As the song goes, Thats what friends are for.

Re:So? Good for them. (1)

zaphirplane (1457931) | more than 3 years ago | (#34572758)

except that the "more knowledgable expert", has had their power grid given the how you doing
Their pentagon email routed to another country and have their confidential files published on the internet.

kind of like going to a boxer that mike tyson (in his prime), wiped the floor with and asking him to train you .....
or
asking GM how to run a successful car making company

lol (1)

bazmail (764941) | more than 3 years ago | (#34572282)

Y'see? Chucking shrimp on the barbie will only get you so far "mate" until you have to call in the pros. Silly drongos.

faith-based security (1)

Thud457 (234763) | more than 3 years ago | (#34574242)

"won't somebody please help me, a dingo stole my packet!"


Consensus seems to be appointing a knowledgeable minster or whatever they have over there would resolve the problem.

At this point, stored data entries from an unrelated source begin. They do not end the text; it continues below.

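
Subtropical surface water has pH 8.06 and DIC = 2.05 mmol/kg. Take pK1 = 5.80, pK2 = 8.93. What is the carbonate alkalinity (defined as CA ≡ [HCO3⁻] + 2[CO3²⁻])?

CA = [HCO3⁻] + 2[CO3²⁻] = (α₁ + 2α₂)·DIC
At pH 8.06: [H⁺]/K1 = 10^-2.26 = 0.0054954, K2/[H⁺] = 10^-0.87 = 0.13490
α₁ = 1/(1 + 0.0054954 + 0.13490) = 1/1.1404 = 0.8769; α₂ = α₁·K2/[H⁺] = 0.1183
α₁ + 2α₂ = 1.1135
CA = 1.1135 × 2.05 = 2.28 mmol/kg

CA = 2.28 mmol/kg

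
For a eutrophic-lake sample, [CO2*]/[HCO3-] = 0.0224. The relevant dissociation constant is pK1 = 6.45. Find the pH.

pH = 8.10

From K1 = [H⁺][HCO3-]/[CO2*]:  pH = pK1 − log₁₀([CO2*]/[HCO3-])
log₁₀(0.0224) = -1.650
pH = 6.45 − (-1.650) = 8.10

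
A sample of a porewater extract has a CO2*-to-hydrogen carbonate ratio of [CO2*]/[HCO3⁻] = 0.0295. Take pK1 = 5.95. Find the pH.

pH = 7.48

From K1 = [H⁺][HCO3⁻]/[CO2*]:  pH = pK1 − log₁₀([CO2*]/[HCO3⁻])
log₁₀(0.0295) = -1.530
pH = 5.95 − (-1.530) = 7.48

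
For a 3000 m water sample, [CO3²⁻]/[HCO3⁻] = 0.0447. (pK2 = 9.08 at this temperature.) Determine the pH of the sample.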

Instead they got some dummo with a political agenda to push.

cyber here cyber there (1)

alien9 (890794) | more than 3 years ago | (#34572898)

sure we can detect one's unawareness from amount of abuse of the prefix CYBER

Oh come on (1)

scarface71795 (1920250) | more than 3 years ago | (#34573668)

Is that supposed to be a pun Spook=spy It wasn't funny at all

Re:Oh come on (1)

eriqk (1902450) | more than 3 years ago | (#34577044)

It was cyberfunny.

Haw (0)

Anonymous Coward | more than 3 years ago | (#34578408)

They're so busy trying to build a firewall to censor web sites that they didn't get around to building a firewall for actual security purposes.